À l’approche du 1er mai, la traditionnelle vente de muguet se prépare à travers le pays, confirmant son statut de rituel indémodable pour les Français. Selon une étude menée en 2025 par l’institut Kantar pour VALHOR, l’Interprofession française de l’horticulture, de la fleuristerie et du paysage, et FranceAgriMer, le marché de la fleur porte-bonheur fait preuve d’une remarquable résilience. Malgré un contexte économique qui pousse les ménages à l’arbitrage, la tradition perdure et se renforce sur certains aspects, avec des dépenses globales en légère hausse. L’enquête, réalisée auprès d’un panel de 7 000 foyers, dresse le portrait d’un marché en pleine mutation, entre fidélité à la coutume et nouvelles habitudes de consommation.
Un marché résilient de près de 20 millions d’euros
Les chiffres de 2025 témoignent de l’attachement des Français à cette coutume printanière. Au total, 1,3 million de foyers ont acheté du muguet, générant un chiffre d’affaires de 19,9 millions d’euros, contre 19,4 millions en 2024. Cette progression en valeur s’observe paradoxalement dans un contexte de baisse du prix moyen, qui est passé de 7,40 € en 2024 à 7,00 € en 2025. Ce phénomène suggère que si les consommateurs recherchent des prix plus attractifs, ils n’abandonnent pas pour autant ce geste symbolique, quitte à adapter leurs achats. La quasi-totalité des achats se concentre sur une période très courte : 54 % des dépenses ont été effectuées fin avril et 40 % le jour même du 1er mai, soulignant le caractère événementiel et impulsif de cette tradition.
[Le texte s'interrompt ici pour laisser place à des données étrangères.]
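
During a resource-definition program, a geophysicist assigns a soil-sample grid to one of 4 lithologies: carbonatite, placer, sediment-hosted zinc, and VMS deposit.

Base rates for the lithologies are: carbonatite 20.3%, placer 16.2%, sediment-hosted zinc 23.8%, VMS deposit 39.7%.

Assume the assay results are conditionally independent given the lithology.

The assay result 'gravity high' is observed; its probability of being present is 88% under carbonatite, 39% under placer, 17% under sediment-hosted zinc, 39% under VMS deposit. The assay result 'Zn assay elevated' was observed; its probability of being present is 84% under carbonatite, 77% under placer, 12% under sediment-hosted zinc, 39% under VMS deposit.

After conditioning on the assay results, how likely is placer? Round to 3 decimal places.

Multiply each prior by the joint likelihood of the assay result pattern:
  carbonatite: 0.203 × 0.88 × 0.84 = 0.15006
  placer: 0.162 × 0.39 × 0.77 = 0.048649
  sediment-hosted zinc: 0.238 × 0.17 × 0.12 = 0.0048552
  VMS deposit: 0.397 × 0.39 × 0.39 = 0.060384
Normalizing constant Z = 0.15006 + 0.048649 + 0.0048552 + 0.060384 = 0.26395.
P(placer | evidence) = 0.048649 / 0.26395 ≈ 0.184.

0.184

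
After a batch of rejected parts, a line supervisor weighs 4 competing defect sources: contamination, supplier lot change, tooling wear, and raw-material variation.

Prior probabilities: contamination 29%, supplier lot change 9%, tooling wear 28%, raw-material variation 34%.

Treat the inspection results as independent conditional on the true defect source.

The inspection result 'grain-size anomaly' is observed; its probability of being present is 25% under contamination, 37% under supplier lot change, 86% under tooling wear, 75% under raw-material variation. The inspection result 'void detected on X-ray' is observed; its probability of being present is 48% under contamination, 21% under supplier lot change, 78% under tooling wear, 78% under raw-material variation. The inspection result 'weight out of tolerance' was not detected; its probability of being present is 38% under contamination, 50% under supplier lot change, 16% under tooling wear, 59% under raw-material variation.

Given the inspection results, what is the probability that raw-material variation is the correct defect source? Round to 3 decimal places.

Multiply each prior by the joint likelihood of the inspection result pattern (using 1 − P(present | H) for each absent inspection result):
  contamination: 0.29 × 0.25 × 0.48 × (1 − 0.38) = 0.021576
  supplier lot change: 0.09 × 0.37 × 0.21 × (1 − 0.50) = 0.0034965
  tooling wear: 0.28 × 0.86 × 0.78 × (1 − 0.16) = 0.15777
  raw-material variation: 0.34 × 0.75 × 0.78 × (1 − 0.59) = 0.081549
Marginal likelihood of the evidence = 0.26439.
P(raw-material variation | evidence) = 0.081549 / 0.26439 ≈ 0.308.

0.308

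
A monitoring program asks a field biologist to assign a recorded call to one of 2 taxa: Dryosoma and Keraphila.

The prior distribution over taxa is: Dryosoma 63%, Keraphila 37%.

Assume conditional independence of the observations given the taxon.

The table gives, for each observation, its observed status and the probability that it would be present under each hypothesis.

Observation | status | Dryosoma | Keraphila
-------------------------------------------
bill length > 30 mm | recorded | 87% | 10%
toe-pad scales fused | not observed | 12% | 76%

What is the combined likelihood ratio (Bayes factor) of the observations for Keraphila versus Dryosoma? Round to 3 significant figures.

0.0313

Take the product of per-observation likelihoods under each hypothesis (using 1 − P(present | H) for each absent observation), then divide.
  Keraphila: 0.10 × (1 − 0.76) = 0.024
  Dryosoma: 0.87 × (1 − 0.12) = 0.7656
Bayes factor = 0.024 / 0.7656 ≈ 0.0313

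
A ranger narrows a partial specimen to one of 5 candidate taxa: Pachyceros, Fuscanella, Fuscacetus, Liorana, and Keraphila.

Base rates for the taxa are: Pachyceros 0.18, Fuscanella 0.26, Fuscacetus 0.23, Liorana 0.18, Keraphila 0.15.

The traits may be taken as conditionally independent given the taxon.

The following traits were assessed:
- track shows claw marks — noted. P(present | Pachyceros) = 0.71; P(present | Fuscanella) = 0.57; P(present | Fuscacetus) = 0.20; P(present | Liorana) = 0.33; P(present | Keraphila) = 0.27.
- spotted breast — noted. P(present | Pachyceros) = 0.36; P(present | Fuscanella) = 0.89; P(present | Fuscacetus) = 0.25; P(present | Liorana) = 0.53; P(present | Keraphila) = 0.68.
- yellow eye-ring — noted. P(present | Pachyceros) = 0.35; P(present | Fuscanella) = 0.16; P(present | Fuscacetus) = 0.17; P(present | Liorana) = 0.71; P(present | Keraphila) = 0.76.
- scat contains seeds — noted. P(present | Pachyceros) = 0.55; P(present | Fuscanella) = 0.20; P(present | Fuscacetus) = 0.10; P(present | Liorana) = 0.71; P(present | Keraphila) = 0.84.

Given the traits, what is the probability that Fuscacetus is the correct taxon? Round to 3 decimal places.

0.004

For each hypothesis, the unnormalized posterior weight is prior × product of the trait likelihoods:
  Pachyceros: 0.18 × 0.71 × 0.36 × 0.35 × 0.55 = 0.0088565
  Fuscanella: 0.26 × 0.57 × 0.89 × 0.16 × 0.20 = 0.0042207
  Fuscacetus: 0.23 × 0.20 × 0.25 × 0.17 × 0.10 = 0.0001955
  Liorana: 0.18 × 0.33 × 0.53 × 0.71 × 0.71 = 0.01587
  Keraphila: 0.15 × 0.27 × 0.68 × 0.76 × 0.84 = 0.017582
Normalizing constant Z = 0.0088565 + 0.0042207 + 0.0001955 + 0.01587 + 0.017582 = 0.046724.
P(Fuscacetus | evidence) = 0.0001955 / 0.046724 ≈ 0.004.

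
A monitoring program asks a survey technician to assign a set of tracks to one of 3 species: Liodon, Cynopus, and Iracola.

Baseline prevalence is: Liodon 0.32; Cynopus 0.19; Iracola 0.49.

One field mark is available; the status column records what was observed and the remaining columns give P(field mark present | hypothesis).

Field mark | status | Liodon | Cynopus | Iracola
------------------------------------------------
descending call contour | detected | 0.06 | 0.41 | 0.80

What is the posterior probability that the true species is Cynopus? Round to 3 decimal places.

Multiply each prior by the likelihood of the field mark:
  Liodon: 0.32 × 0.06 = 0.0192
  Cynopus: 0.19 × 0.41 = 0.0779
  Iracola: 0.49 × 0.80 = 0.392
Marginal likelihood of the evidence = 0.4891.
P(Cynopus | evidence) = 0.0779 / 0.4891 ≈ 0.159.

0.159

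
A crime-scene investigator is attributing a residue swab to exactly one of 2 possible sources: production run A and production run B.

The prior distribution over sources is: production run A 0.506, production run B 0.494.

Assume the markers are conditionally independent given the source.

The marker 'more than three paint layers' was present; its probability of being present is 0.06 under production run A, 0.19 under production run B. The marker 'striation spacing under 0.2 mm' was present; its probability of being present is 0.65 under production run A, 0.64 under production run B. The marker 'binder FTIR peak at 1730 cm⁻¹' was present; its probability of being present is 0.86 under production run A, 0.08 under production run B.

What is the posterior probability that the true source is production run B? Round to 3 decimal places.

0.221

Multiply each prior by the joint likelihood of the marker pattern:
  production run A: 0.506 × 0.06 × 0.65 × 0.86 = 0.016971
  production run B: 0.494 × 0.19 × 0.64 × 0.08 = 0.0048056
Marginal likelihood of the evidence = 0.021777.
P(production run B | evidence) = 0.0048056 / 0.021777 ≈ 0.221.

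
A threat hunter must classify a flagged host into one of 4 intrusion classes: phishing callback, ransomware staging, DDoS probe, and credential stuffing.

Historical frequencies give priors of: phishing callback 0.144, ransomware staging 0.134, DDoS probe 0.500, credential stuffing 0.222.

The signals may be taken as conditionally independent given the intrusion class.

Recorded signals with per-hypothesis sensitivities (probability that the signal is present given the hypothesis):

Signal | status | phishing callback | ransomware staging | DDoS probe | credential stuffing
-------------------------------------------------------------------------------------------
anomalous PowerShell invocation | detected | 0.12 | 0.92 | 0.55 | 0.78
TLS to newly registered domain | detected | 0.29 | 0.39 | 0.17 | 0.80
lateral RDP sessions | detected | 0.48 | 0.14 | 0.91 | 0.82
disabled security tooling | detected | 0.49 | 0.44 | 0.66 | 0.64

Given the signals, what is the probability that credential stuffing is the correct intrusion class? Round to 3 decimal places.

For each hypothesis, the unnormalized posterior weight is prior × product of the signal likelihoods:
  phishing callback: 0.144 × 0.12 × 0.29 × 0.48 × 0.49 = 0.0011786
  ransomware staging: 0.134 × 0.92 × 0.39 × 0.14 × 0.44 = 0.0029617
  DDoS probe: 0.500 × 0.55 × 0.17 × 0.91 × 0.66 = 0.028078
  credential stuffing: 0.222 × 0.78 × 0.80 × 0.82 × 0.64 = 0.072699
Normalizing constant Z = 0.0011786 + 0.0029617 + 0.028078 + 0.072699 = 0.10492.
P(credential stuffing | evidence) = 0.072699 / 0.10492 ≈ 0.693.

0.693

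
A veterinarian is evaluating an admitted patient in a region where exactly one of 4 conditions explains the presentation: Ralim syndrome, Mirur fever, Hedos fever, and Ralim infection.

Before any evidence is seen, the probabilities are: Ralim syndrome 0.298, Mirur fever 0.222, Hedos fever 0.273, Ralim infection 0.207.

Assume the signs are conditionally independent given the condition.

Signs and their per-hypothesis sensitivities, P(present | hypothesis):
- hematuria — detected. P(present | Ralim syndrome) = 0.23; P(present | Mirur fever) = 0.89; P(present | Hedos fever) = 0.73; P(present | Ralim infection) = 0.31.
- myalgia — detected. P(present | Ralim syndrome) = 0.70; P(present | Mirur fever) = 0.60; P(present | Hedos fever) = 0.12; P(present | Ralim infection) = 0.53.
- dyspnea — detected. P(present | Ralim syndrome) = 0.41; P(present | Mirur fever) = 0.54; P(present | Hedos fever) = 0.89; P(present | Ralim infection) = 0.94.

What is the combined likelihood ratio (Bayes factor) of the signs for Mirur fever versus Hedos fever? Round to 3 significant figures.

3.70

Take the product of per-sign likelihoods under each hypothesis, then divide.
  Mirur fever: 0.89 × 0.60 × 0.54 = 0.28836
  Hedos fever: 0.73 × 0.12 × 0.89 = 0.077964
Bayes factor = 0.28836 / 0.077964 ≈ 3.70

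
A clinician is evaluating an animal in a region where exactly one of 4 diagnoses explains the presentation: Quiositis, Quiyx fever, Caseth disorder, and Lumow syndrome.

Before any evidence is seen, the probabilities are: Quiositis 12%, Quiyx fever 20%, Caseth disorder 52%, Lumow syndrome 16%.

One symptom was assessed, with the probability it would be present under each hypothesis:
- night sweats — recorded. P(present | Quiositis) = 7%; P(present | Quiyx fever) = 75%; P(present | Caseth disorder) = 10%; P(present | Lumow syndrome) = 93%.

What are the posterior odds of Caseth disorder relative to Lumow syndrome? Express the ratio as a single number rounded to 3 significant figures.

0.349

The normalizing constant cancels in an odds ratio, so compute prior × likelihood for the two hypotheses only:
  Caseth disorder: 0.52 × 0.10 = 0.052
  Lumow syndrome: 0.16 × 0.93 = 0.1488
Odds(Caseth disorder : Lumow syndrome) = 0.052 / 0.1488 ≈ 0.349.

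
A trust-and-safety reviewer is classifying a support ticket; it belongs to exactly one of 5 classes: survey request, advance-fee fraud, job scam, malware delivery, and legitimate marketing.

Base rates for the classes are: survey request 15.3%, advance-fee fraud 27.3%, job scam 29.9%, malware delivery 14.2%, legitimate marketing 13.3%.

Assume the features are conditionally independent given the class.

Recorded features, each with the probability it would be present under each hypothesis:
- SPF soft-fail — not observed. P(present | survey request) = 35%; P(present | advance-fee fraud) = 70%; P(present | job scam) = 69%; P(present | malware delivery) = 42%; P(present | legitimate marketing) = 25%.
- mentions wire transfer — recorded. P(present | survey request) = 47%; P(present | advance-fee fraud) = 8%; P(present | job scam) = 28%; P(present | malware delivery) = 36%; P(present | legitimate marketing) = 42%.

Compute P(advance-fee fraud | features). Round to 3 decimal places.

For each hypothesis, the unnormalized posterior weight is prior × product of the feature likelihoods (using 1 − P(present | H) for each absent feature):
  survey request: 0.153 × (1 − 0.35) × 0.47 = 0.046741
  advance-fee fraud: 0.273 × (1 − 0.70) × 0.08 = 0.006552
  job scam: 0.299 × (1 − 0.69) × 0.28 = 0.025953
  malware delivery: 0.142 × (1 − 0.42) × 0.36 = 0.02965
  legitimate marketing: 0.133 × (1 − 0.25) × 0.42 = 0.041895
Normalizing constant Z = 0.046741 + 0.006552 + 0.025953 + 0.02965 + 0.041895 = 0.15079.
P(advance-fee fraud | evidence) = 0.006552 / 0.15079 ≈ 0.043.

0.043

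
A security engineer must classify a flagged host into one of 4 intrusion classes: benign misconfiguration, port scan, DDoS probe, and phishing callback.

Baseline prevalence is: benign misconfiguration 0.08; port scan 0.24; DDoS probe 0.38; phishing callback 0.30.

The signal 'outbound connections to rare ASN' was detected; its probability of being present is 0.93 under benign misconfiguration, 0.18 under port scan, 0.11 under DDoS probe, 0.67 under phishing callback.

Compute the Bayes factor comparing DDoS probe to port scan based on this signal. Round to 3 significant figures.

The Bayes factor is the ratio of the two likelihoods.
  DDoS probe: 0.11
  port scan: 0.18
Bayes factor = 0.11 / 0.18 ≈ 0.611

0.611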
Le retour en grâce des fleuristes et du muguet en brins
L’un des enseignements majeurs de l’étude est le net retour des consommateurs vers les circuits spécialisés. Les fleuristes ont vu leur part de marché bondir de 29 % en 2024 à 36 % en 2025, devenant le premier lieu d’achat. Cette tendance se fait au détriment de la grande distribution, qui recule légèrement (de 29 % à 27 %). Cette évolution marque une volonté de privilégier le conseil et la qualité des professionnels. Parallèlement, le format d’achat connaît un retour aux sources : le muguet en brin ou en bouquet redevient majoritaire, représentant 55 % des quantités achetées en 2025, contre 49 % l’année précédente. Le muguet en pot, bien que toujours populaire, recule donc à 45 %.
Un cadeau avant tout, symbole du lien social
La dimension sociale du muguet du 1er mai reste son principal moteur. L’étude confirme que l’acte d’offrir est au cœur de la tradition : 80 % des achats sont destinés à un cadeau pour une personne extérieure au foyer, un chiffre parfaitement stable par rapport à 2024. Ce geste de partage, considéré comme non substituable, explique en grande partie la robustesse du marché. Le muguet n’est pas un simple achat de fleurs, mais un véritable vecteur de lien social, un porte-bonheur que l’on transmet à ses proches pour célébrer l’arrivée des beaux jours et la Fête du Travail.
Vente sur la voie publique : une tolérance strictement encadrée
Chaque année, de nombreux particuliers et associations profitent de la tolérance administrative pour vendre du muguet sur la voie publique. VALHOR rappelle cependant que cette pratique est soumise à des règles précises pour ne pas créer une concurrence déloyale envers les professionnels. Seul le muguet sauvage, cueilli en forêt et en petite quantité, est autorisé. Il doit être vendu en brins, sans aucun emballage ni ajout d’autres fleurs. De plus, il est formellement interdit de s’installer à proximité d’un fleuriste ou d’utiliser du matériel comme des tables ou des tréteaux pour créer un point de vente. Enfin, les vendeurs occasionnels doivent veiller à ne gêner ni la circulation des piétons ni celle des véhicules. Le non-respect de ces conditions peut entraîner une verbalisation.
Toutes les données de cet article sont issues de l’étude Kantar réalisée en 2025 pour FranceAgriMer et VALHOR.